Les poètes qui viennent de nous occuper, surtout Ovide et Properce, nous initient à un côté de la vie de Rome qui, pour nous, en complète le tableau, — à l’existence des courtisanes, au demi-monde romain.

Ces courtisanes sont de diverses sortes. Il y en a qui, rejetant leur manteau en arrière et le brodequin crotté, parcourent la voie Sacrée[1], comme ces pauvres femmes qui arpentent le soir nos boulevards,

Cui sæpe immundo Sacra conteritur via socco ;


mais celles-là, on peut le croire, tiennent peu de place dans la vie, et dans les vers des poètes, bien que, dans un moment d’humeur, Properce leur donne la préférence. Celles qu’ils aiment avec une passion véritable, qu’ils chantent, dont ils célèbrent les bontés et maudissent les rigueurs, sont d’une autre sorte.
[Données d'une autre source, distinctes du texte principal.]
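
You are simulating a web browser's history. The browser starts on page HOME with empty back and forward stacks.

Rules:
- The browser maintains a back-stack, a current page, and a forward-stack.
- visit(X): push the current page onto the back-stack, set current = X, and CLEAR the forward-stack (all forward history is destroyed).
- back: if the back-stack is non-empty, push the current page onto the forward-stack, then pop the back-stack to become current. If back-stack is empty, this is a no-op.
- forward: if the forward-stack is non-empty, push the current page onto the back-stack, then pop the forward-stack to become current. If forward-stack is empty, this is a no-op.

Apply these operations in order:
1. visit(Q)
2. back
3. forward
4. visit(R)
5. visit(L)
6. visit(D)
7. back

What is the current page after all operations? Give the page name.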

Ce sont bien aussi des beautés vénales, et Properce le savait trop bien quand il déplore l’arrivée d’un certain préteur, venu d’Illyrie, « riche proie pour Cinthie, dit-il, et pour lui-même grand souci, » qu’il conseille à la dame de renvoyer le plus tôt possible en Illyrie après l’avoir plumé convenablement ; mais ce sont des femmes cultivées, musiciennes et même quelquefois poètes, qui se croient les égales de Corinne et d’Érinna, dit Properce avec un peu de malice et peut-être quelque jalousie de poète ; ce qui ne l’empêche pas de préférer aux lectures publiques une lecture de ses vers faite dans un tête-à-tête avec Cinthie, et de mépriser le jugement du public, s’il a le suffrage de sa maîtresse. De son côté, elle apprécie les vers qu’il fait pour elle et qu’on lit dans tout le Forum : lorsqu’elle les récite, elle méprise les richards. Cependant elle n’est pas toujours aussi désintéressée.

Ce qui est curieux, c’est que Cinthie est dévote, ainsi que le seront les courtisanes romaines du XVIe siècle. Après s’être lavé le visage, s’être coiffée, avoir mis sa robe et placé des fleurs dans ses

  1. C’est aussi à la voie Sacrée que se rapportent, je crois, ces vers, où il est question d’une lena :
    Ceu clauda pererret
    Saxosamque terat sedula culpa viam.
    La voie Sacrée, dont la présence de la lena achève de caractériser un des aspects, s’appelle ici saxosa à cause de ses larges dalles : « Saxa madent (Luc), les dalles sont inondées » (Dict, de Quicherat). Et Properce, lui aussi, s’adressant à la voie Appienne :
    Appia, die, quæso, quantum, te teste, triumphum
    Egerit, effusis per tua saxa rotis.